Back in April of this year, I wrote about an exciting, if preliminary, study that showed that even brief meditation practice can make a difference in thinking (click here to see that post). More and more evidence shows that meditation may be a key element of a brain fitness program.
A study from this past summer in the prestigious journal The Proceedings of the National Academy of Sciences shows that even 11 hours of a special kind of meditation can’t make a difference in the connections in your brain.
The technique, called “Integrative Body-Mind Training” or IBMT is based in Chinese method. The publications are a little sketchy on the exact details of the procedure, but it involves a combination of mental imagery, breathing, and posture exercises done under the guidance of a “coach,” all while listening to relaxing music.
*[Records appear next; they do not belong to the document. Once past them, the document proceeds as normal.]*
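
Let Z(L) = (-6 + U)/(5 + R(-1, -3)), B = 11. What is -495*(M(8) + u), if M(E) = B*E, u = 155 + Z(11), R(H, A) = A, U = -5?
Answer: -235125/2 ≈ -1.1756e+5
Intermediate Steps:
Z(L) = -11/2 (Z(L) = (-6 - 5)/(5 - 3) = -11/2)
u = 299/2 (u = 155 - 11/2 = 299/2 ≈ 149.50)
M(E) = 11*E
-495*(M(8) + u) = -495*(11*8 + 299/2) = -495*(88 + 299/2) = -495*475/2 = -235125/2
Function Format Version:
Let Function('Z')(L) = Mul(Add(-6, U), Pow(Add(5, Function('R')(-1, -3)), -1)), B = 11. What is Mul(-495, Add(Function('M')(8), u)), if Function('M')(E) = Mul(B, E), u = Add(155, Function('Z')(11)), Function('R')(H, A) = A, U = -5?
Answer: Rational(-235125, 2) ≈ -1.1756e+5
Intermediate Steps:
Function('Z')(L) = Rational(-11, 2) (Function('Z')(L) = Mul(Add(-6, -5), Pow(Add(5, -3), -1)) = Mul(-11, Pow(2, -1)) = Mul(-11, Rational(1, 2)) = Rational(-11, 2))
u = Rational(299, 2) (u = Add(155, Rational(-11, 2)) = Rational(299, 2) ≈ 149.50)
Function('M')(E) = Mul(11, E)
Mul(-495, Add(Function('M')(8), u)) = Mul(-495, Add(Mul(11, 8), Rational(299, 2))) = Mul(-495, Add(88, Rational(299, 2))) = Mul(-495, Rational(475, 2)) = Rational(-235125, 2)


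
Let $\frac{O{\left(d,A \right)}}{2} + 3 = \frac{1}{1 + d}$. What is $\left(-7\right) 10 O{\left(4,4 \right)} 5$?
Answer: $1960$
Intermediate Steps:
$O{\left(d,A \right)} = -6 + \frac{2}{1 + d}$
$\left(-7\right) 10 O{\left(4,4 \right)} 5 = \left(-7\right) 10 \frac{2 \left(-2 - 12\right)}{1 + 4} \cdot 5 = - 70 \frac{2 \left(-2 - 12\right)}{5} \cdot 5 = - 70 \cdot 2 \cdot \frac{1}{5} \left(-14\right) 5 = - 70 \left(\left(- \frac{28}{5}\right) 5\right) = \left(-70\right) \left(-28\right) = 1960$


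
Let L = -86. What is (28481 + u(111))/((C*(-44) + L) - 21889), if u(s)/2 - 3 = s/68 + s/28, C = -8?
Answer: -3391285/2573137 ≈ -1.3180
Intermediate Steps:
u(s) = 6 + 12*s/119 (u(s) = 6 + 2*(s/68 + s/28) = 6 + 2*(6*s/119) = 6 + 12*s/119)
(28481 + u(111))/((C*(-44) + L) - 21889) = (28481 + (6 + (12/119)*111))/((-8*(-44) - 86) - 21889) = (28481 + (6 + 1332/119))/((352 - 86) - 21889) = (28481 + 2046/119)/(266 - 21889) = (3391285/119)/(-21623) = (3391285/119)*(-1/21623) = -3391285/2573137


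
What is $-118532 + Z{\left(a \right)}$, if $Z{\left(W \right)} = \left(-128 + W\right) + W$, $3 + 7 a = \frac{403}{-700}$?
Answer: $- \frac{290719503}{2450} \approx -1.1866 \cdot 10^{5}$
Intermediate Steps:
$a = - \frac{2503}{4900}$ ($a = - \frac{3}{7} + \frac{403 \frac{1}{-700}}{7} = - \frac{3}{7} + \frac{403 \left(- \frac{1}{700}\right)}{7} = - \frac{3}{7} + \frac{1}{7} \left(- \frac{403}{700}\right) = - \frac{3}{7} - \frac{403}{4900} = - \frac{2503}{4900} \approx -0.51082$)
$Z{\left(W \right)} = -128 + 2 W$
$-118532 + Z{\left(a \right)} = -118532 + \left(-128 + 2 \left(- \frac{2503}{4900}\right)\right) = -118532 - \frac{316103}{2450} = - \frac{290719503}{2450}$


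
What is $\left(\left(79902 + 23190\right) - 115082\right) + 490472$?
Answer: $478482$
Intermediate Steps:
$\left(\left(79902 + 23190\right) - 115082\right) + 490472 = \left(103092 - 115082\right) + 490472 = -11990 + 490472 = 478482$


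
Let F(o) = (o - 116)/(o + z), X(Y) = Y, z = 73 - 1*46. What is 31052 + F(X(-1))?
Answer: 62095/2 ≈ 31048.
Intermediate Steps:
z = 27 (z = 73 - 46 = 27)
F(o) = (-116 + o)/(27 + o) (F(o) = (o - 116)/(o + 27) = (-116 + o)/(27 + o))
31052 + F(X(-1)) = 31052 + (-116 - 1)/(27 - 1) = 31052 - 117/26 = 31052 + (1/26)*(-117) = 31052 - 9/2 = 62095/2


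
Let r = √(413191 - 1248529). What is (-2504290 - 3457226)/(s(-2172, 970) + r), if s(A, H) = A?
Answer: 2158068792/925487 + 993586*I*√835338/925487 ≈ 2331.8 + 981.22*I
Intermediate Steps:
r = I*√835338 (r = √(-835338) = I*√835338 ≈ 913.97*I)
(-2504290 - 3457226)/(s(-2172, 970) + r) = (-2504290 - 3457226)/(-2172 + I*√835338) = -5961516/(-2172 + I*√835338)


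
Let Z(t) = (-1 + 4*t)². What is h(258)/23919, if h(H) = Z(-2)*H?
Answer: 6966/7973 ≈ 0.87370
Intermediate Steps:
h(H) = 81*H (h(H) = (-1 + 4*(-2))²*H = (-1 - 8)²*H = (-9)²*H = 81*H)
h(258)/23919 = (81*258)/23919 = 20898*(1/23919) = 6966/7973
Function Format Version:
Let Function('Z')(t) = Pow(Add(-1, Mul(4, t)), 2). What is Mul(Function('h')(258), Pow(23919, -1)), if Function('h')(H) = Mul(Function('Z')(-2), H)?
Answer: Rational(6966, 7973) ≈ 0.87370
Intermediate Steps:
Function('h')(H) = Mul(81, H) (Function('h')(H) = Mul(Pow(Add(-1, Mul(4, -2)), 2), H) = Mul(Pow(Add(-1, -8), 2), H) = Mul(Pow(-9, 2), H) = Mul(81, H))
Mul(Function('h')(258), Pow(23919, -1)) = Mul(Mul(81, 258), Pow(23919, -1)) = Mul(20898, Rational(1, 23919)) = Rational(6966, 7973)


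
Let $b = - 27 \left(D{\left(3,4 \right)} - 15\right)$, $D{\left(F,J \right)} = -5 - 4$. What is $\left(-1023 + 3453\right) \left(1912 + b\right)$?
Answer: $6220800$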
Researchers at the University of Oregon, including the well-known cognitive neuroscientist Michael Posner as well as IBMT’s founder Yi-Yuan Tang used a neuroimaging technique called diffusion tensor imaging (DTI) to study changes in the brains of students being trained in IBMT.
Results showed that just 11 hours of training resulted in significant changes in connections to the anterior cingulate cortex, a part of the brain involved in emotion and self-regulation. The researchers had already shown that IBMT increased activity in the anterior cingulate and improved self-regulation. The new study shows that even a brief intervention can actually change connections in the brain.
The implications are that specific types of meditation practice cna improve cognitive functions, such as attention and resistance to distractions. That could add up to better study skills, being more productive, and possibly even better memory.
Tang YY et al. (2010). Short-term meditation induces white matter changes in the anterior cingulate. Proceedings of the National Academy of Sciences, 107, 15649-15652.
Tang YY et al. (2009). Central and autonomic nervous system interaction is altered by short-term meditation. Proceedings of the National Academy of Sciences, 106, 8865-8870.